Alla scoperta di… San Severino di Centola (di Anna Maria Piliero)

SanSeverinoNel basso Cilento, nel comune di Centola, vi è un affascinante borgo di origine medioevale: San Severino dove il tempo si è fermato.

Situato sulla sommità di un alto colle, il paese sovrasta la valle del fiume Mingardo, che qui scava una stretto fossato chiamato Gola del Diavolo. Gli edifici in bilico sullo strapiombo dimostrano la maestria dei costruttori antichi, regalando ai posteri il fascino per un mondo quasi esoterico in cui la fede, la magia e lo studio attento delle regole, vivevano strettamente con l’umile vita dei contadini.

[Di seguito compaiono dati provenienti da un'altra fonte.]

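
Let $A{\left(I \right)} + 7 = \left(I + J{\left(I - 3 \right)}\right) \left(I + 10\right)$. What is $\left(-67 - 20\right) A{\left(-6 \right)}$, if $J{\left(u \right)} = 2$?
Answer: $2001$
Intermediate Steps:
$A{\left(I \right)} = -7 + \left(2 + I\right) \left(10 + I\right)$ ($A{\left(I \right)} = -7 + \left(I + 2\right) \left(I + 10\right) = -7 + \left(2 + I\right) \left(10 + I\right)$)
$\left(-67 - 20\right) A{\left(-6 \right)} = \left(-67 - 20\right) \left(13 + \left(-6\right)^{2} + 12 \left(-6\right)\right) = - 87 \left(13 + 36 - 72\right) = \left(-87\right) \left(-23\right) = 2001$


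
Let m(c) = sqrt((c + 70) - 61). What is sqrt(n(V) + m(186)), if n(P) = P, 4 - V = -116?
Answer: sqrt(120 + sqrt(195)) ≈ 11.574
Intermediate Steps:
V = 120 (V = 4 - 1*(-116) = 4 + 116 = 120)
m(c) = sqrt(9 + c) (m(c) = sqrt((70 + c) - 61) = sqrt(9 + c))
sqrt(n(V) + m(186)) = sqrt(120 + sqrt(9 + 186)) = sqrt(120 + sqrt(195))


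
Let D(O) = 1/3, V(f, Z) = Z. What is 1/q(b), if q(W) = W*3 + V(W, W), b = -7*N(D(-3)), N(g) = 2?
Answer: -1/56 ≈ -0.017857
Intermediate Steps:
D(O) = 1/3
b = -14 (b = -7*2 = -14)
q(W) = 4*W (q(W) = W*3 + W = 3*W + W = 4*W)
1/q(b) = 1/(4*(-14)) = 1/(-56) = -1/56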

Il borgo era noto come San Severino de Camerota, di cui fu casale fino al 1861 quando passò a Centola. Paolo Diacono nella sua Historia Longobardorum pone l’origine dell’insediamento nel VII secolo, ad opera di mercenari Bulgari emigrati con il loro principe Aztek nel Principato Longobardo di Salerno. Questi furono adibiti al controllo della gola del Mingardo e della principale arteria di collegamento per il Golfo di Policastro, garantendo il collegamento con il Porto di Palinuro. A questa epoca risale il primo insediamento con la costruzione di una torre di avvistamento.

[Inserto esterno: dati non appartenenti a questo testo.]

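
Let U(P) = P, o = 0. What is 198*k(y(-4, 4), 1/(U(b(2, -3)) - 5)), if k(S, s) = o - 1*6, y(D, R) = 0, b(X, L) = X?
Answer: -1188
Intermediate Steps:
k(S, s) = -6 (k(S, s) = 0 - 1*6 = 0 - 6 = -6)
198*k(y(-4, 4), 1/(U(b(2, -3)) - 5)) = 198*(-6) = -1188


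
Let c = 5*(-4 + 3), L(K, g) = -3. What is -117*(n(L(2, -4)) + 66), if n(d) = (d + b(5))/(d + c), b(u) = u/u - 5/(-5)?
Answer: -61893/8 ≈ -7736.6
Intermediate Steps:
b(u) = 2 (b(u) = 1 - 5*(-⅕) = 1 + 1 = 2)
c = -5 (c = 5*(-1) = -5)
n(d) = (2 + d)/(-5 + d) (n(d) = (d + 2)/(d - 5) = (2 + d)/(-5 + d))
-117*(n(L(2, -4)) + 66) = -117*((2 - 3)/(-5 - 3) + 66) = -117*(-1/(-8) + 66) = -117*(-⅛*(-1) + 66) = -117*(⅛ + 66) = -117*529/8 = -61893/8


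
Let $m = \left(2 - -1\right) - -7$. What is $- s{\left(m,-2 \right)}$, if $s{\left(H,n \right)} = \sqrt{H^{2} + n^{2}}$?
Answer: $- 2 \sqrt{26} \approx -10.198$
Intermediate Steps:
$m = 10$ ($m = \left(2 + 1\right) + 7 = 3 + 7 = 10$)
$- s{\left(m,-2 \right)} = - \sqrt{10^{2} + \left(-2\right)^{2}} = - \sqrt{100 + 4} = - \sqrt{104} = - 2 \sqrt{26}$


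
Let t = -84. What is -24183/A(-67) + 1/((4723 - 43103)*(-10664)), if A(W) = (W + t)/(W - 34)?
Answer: -999669993766409/61801932320 ≈ -16175.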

L’importanza strategica del borgo fortificato è testimoniata dall’aspra contesa che vi fu nel 1075 tra il Conte Guido di Policastro e Guimondo dei Mulsi. Per risolvere la controversia, i due nobili accettarono di sottoporsi all’arbitrato del Principe di Capua, ma Guido non arrivò mai nella città, fu ucciso in un’imboscata, proprio nella gola del Mingardo dagli sgherri di Guimondo: “così morì la luce di tutti i Longobardi” scrisse Amato di Montecassino nella sua Storia dei Normanni, di fatto pochi anni dopo, nel 1077, i Normanni conquistarono il Principato di Salerno.

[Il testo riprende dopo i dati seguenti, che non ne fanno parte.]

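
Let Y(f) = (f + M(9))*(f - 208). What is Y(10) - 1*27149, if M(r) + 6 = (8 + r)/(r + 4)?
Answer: -366599/13 ≈ -28200.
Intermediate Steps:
M(r) = -6 + (8 + r)/(4 + r) (M(r) = -6 + (8 + r)/(r + 4) = -6 + (8 + r)/(4 + r))
Y(f) = (-208 + f)*(-61/13 + f) (Y(f) = (f + (-16 - 5*9)/(4 + 9))*(f - 208) = (f + (-16 - 45)/13)*(-208 + f) = (f + (1/13)*(-61))*(-208 + f) = (f - 61/13)*(-208 + f) = (-61/13 + f)*(-208 + f) = (-208 + f)*(-61/13 + f))
Y(10) - 1*27149 = (976 + 10² - 2765/13*10) - 1*27149 = (976 + 100 - 27650/13) - 27149 = -13662/13 - 27149 = -366599/13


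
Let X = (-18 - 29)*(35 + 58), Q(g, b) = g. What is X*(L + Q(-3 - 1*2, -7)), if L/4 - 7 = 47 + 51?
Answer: -1813965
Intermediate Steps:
X = -4371 (X = -47*93 = -4371)
L = 420 (L = 28 + 4*(47 + 51) = 28 + 4*98 = 28 + 392 = 420)
X*(L + Q(-3 - 1*2, -7)) = -4371*(420 + (-3 - 1*2)) = -4371*(420 + (-3 - 2)) = -4371*(420 - 5) = -4371*415 = -1813965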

SanSeverino02Un’opera di grande ingegneria si trova sul piano di roccia che si affaccia sulla Gola del Diavolo: sono i resti della chiesa di Santa Maria degli Angeli (nella foto) con abside pentagonale e ad unica navata. Farebbe parte di un complesso più antico, come testimonia il campanile, a base quadrata che addossato alla facciata in maniera innaturale, risulta chiaramente di costruzione precedente all’attuale chiesa, insieme alla camera sepolcrale interrata. Il palazzo baronale è l’edificio di architettura civile più importante del borgo: il livello seminterrato con il frantoio (nei locali vi sono ancora le macine di pietra) e i locali di servizio; al secondo livello, il piano nobile del palazzo, è finemente decorato esternamente in pietra arenaria. Continue peripezie, tra cui la peste nel 1654, hanno spopolato quello che oggi è un museo archeologico a cielo aperto; infine, con la costruzione della linea ferroviaria nel 1888 (linea Pisciotta-Castrocucco) la popolazione cominciò a trasferirsi a valle per cui nel giro di pochi anni il paese venne quasi del tutto abbandonato, anche se fino al 1977 la chiesa sul borgo è stata la principale per tutta la Valle. Attualmente, il vecchio Borgo è meta di un notevole flusso turistico per il fascino di un set cinematografico in pietra che per vicinanza e unicità è assolutamente da visitare.